My last job paid a $140,000 base salary, $60,000 in stock options, $8,400 in free fully-vested retirement account contributions, top-of-the line health coverage with Aetna and One Medical (that likely cost the company at least $12,000 a year), $2000 in healthcare copay reimbursements, at least $5,000 a year in free lunches (via served by stadium), another $1000 a year in gym reimbursement. The stock options’ value is entirely dependent on the company’s growth, but if the company was even moderately successful, my total compensation would’ve easily been over $200,000 a year. And, I only have a Bachelor’s degree + a few years’ of experience. Although, I should add, my visa for this was denied; something that I wrote about in: https://www.reddit.com/r/h1b/comments/buesue/denial_by_uscis_for_140k_salary_software_engineer/
You just reminded me of the fact that health insurance isn’t included with most jobs (at private companies) in India. Insurance, in general, isn’t common. People are always expected to pay out-of-pocket for all their health care. Also, I assume that ISRO employees only get care at govt-run hospitals. Most of my relatives in India (who are generally very wealthy, by Indian standards) never use govt-run hospitals or schools. They exclusively go to “expensive” private hospitals, and their kids go to specialized private schools that have a heavy emphasis on college entrance exam training (with an IIT-JEE focused curriculum). Of course, these private schools and hospitals are dirt cheap by American standards.

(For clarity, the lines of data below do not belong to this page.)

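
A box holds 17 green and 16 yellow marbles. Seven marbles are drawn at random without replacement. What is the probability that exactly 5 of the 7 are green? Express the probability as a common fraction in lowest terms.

The sample space is all 7-subsets of the 33: C(33,7) = 4272048.
Selections with exactly 5 green: choose 5 of the 17 green and 2 of the 16 yellow, C(17,5)·C(16,2) = 6188·120 = 742560.
Probability = 742560/4272048 = 15470/89001.

15470/89001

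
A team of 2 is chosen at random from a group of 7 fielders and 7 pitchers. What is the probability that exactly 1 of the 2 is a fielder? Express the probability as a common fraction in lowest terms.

7/13

The sample space is all 2-subsets of the 14: C(14,2) = 91.
Selections with exactly 1 fielder: choose 1 of the 7 fielders and 1 of the 7 pitchers, C(7,1)·C(7,1) = 7·7 = 49.
Probability = 49/91 = 7/13.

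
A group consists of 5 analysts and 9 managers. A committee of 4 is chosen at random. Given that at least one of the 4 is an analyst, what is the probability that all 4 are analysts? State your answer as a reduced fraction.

Work in counts. Selections with at least one analyst: C(14,4) − C(9,4) = 1001 − 126 = 875.
Of those, selections where all 4 are analysts: C(5,4) = 5.
Conditional probability = 5/875 = 1/175.

1/175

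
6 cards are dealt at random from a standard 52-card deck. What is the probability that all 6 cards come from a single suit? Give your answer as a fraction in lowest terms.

66/195755

There are C(52,6) = 20358520 possible 6-card hands.
Hands of one suit: 4 suits × C(13,6) = 4·1716 = 6864.
Probability = 6864/20358520 = 66/195755.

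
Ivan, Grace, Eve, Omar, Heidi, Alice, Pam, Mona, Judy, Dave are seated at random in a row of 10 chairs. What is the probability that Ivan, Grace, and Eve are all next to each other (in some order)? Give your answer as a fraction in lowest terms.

1/15

There are 10! = 3628800 arrangements.
Treat the three as one block: 8! placements × 3! orders within the block = 40320·6 = 241920.
Probability = 241920/3628800 = 1/15.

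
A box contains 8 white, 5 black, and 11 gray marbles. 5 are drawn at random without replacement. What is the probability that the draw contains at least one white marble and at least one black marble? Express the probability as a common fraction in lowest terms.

There are C(24,5) = 42504 possible draws.
By inclusion-exclusion on the complements, draws missing all white or all black: C(16,5) + C(19,5) − C(11,5) = 4368 + 11628 − 462 = 15534.
So draws with at least one of each: 42504 − 15534 = 26970, probability 26970/42504 = 4495/7084.

4495/7084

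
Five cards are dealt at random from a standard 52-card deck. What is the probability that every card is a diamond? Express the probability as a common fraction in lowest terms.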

I think the situation in India is really sad. It pains me personally to even think about it. Talented engineers and scientists are being paid peanuts in India, compared to practically every country on Earth.

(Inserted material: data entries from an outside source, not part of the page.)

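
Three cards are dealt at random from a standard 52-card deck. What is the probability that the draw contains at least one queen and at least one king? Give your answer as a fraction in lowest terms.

188/5525

There are C(52,3) = 22100 possible draws.
By inclusion-exclusion on the complements, draws missing all queens or all kings: C(48,3) + C(48,3) − C(44,3) = 17296 + 17296 − 13244 = 21348.
So draws with at least one of each: 22100 − 21348 = 752, probability 752/22100 = 188/5525.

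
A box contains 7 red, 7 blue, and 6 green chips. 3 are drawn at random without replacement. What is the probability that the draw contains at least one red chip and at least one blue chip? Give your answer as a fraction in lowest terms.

49/95

There are C(20,3) = 1140 possible draws.
By inclusion-exclusion on the complements, draws missing all red or all blue: C(13,3) + C(13,3) − C(6,3) = 286 + 286 − 20 = 552.
So draws with at least one of each: 1140 − 552 = 588, probability 588/1140 = 49/95.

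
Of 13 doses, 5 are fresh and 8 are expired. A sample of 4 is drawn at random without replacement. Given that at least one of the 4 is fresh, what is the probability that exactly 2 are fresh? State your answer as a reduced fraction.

56/129

Work in counts. Selections with at least one fresh: C(13,4) − C(8,4) = 715 − 70 = 645.
Of those, selections where exactly 2 are fresh: C(5,2)·C(8,2) = 10·28 = 280.
Conditional probability = 280/645 = 56/129.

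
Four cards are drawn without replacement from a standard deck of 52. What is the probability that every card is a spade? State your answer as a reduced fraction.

11/4165

There are C(52,4) = 270725 possible 4-card hands.
Hands that are all spades: C(13,4) = 715.
Probability = 715/270725 = 11/4165.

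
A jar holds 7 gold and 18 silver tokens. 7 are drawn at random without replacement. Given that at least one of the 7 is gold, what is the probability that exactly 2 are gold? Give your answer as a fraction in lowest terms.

44982/112219

Work in counts. Selections with at least one gold: C(25,7) − C(18,7) = 480700 − 31824 = 448876.
Of those, selections where exactly 2 are gold: C(7,2)·C(18,5) = 21·8568 = 179928.
Conditional probability = 179928/448876 = 44982/112219.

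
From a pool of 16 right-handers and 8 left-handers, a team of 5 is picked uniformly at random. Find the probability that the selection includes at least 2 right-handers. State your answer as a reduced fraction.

246/253

Total selections: C(24,5) = 42504.
Favorable selections (at least 2 right-handers): C(16,2)·C(8,3) + C(16,3)·C(8,2) + C(16,4)·C(8,1) + C(16,5)·C(8,0) = 6720 + 15680 + 14560 + 4368 = 41328.
Probability = 41328/42504 = 246/253.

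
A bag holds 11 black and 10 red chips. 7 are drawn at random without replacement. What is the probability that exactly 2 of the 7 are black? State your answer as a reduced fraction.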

If you peruse some of the salary threads in places like HN, you will find that salaries for software engineers is abysmal even in Western European countries (culturally closer to US). US is an outlier that way.
Wow, your story is crazy. I’m so sorry you are going through that. Is there a way to appeal? What’s the latest?
It’s possible to appeal, but an appeal would take between 6 months to 2 years–time that HyperScience simply can’t keep waiting for me. It’s been quite devastating for me. I feel I’m being forced out of my home of over a decade. I’ve been in the U.S. most of my adult life, so it truly does feel like home. It’s hard to describe the trauma of dealing with the horrific U.S. immigration system.
Anyways, I’ve been keeping myself busy lately by working on personal projects. One of my favorite topics to daydream about has always been programming language designing. So I’ve decided to throw myself into it.
Right now, I’m actually reading the LLVM documentation[1]. As a kind-of toy/learning project, I’ll be writing a LISP compiler (or rather, transforming a LISP interpreter I’ve already written, into a LISP compiler). I feel like I rarely see new LISP compilers. It’ll be fun to create a LISP-to-native-code compiler via LLVM.
[1] Specifically, this: https://llvm.org/docs/tutorial/MyFirstLanguageFrontend/LangImpl03.html
Very cool! You probably are already on it, but if not this is one of my favorite subreddits: https://www.reddit.com/r/ProgrammingLanguages/. It’s lots of folks helping each other out building languages.
You’ve probably also seen this before, but if not I’d recommend “Realm of Racket”, and “The Definitive ANTLR4 Reference”, which were 2 of my favorite books when I started to get into PLD.
Edit: So sorry about the immigration situation! I do hope it resolves beneficially soon and I know there’s probably nothing I can do (but let me know if there is!). Two of my close friends have been in similar situations (one a DREAMER and the other a postdoc), and it’s just so unfair to them and counterproductive to our country. I love your approach to instead focus on the personal projects instead of that ridiculous situation. As the saying goes “what you focus on increases”.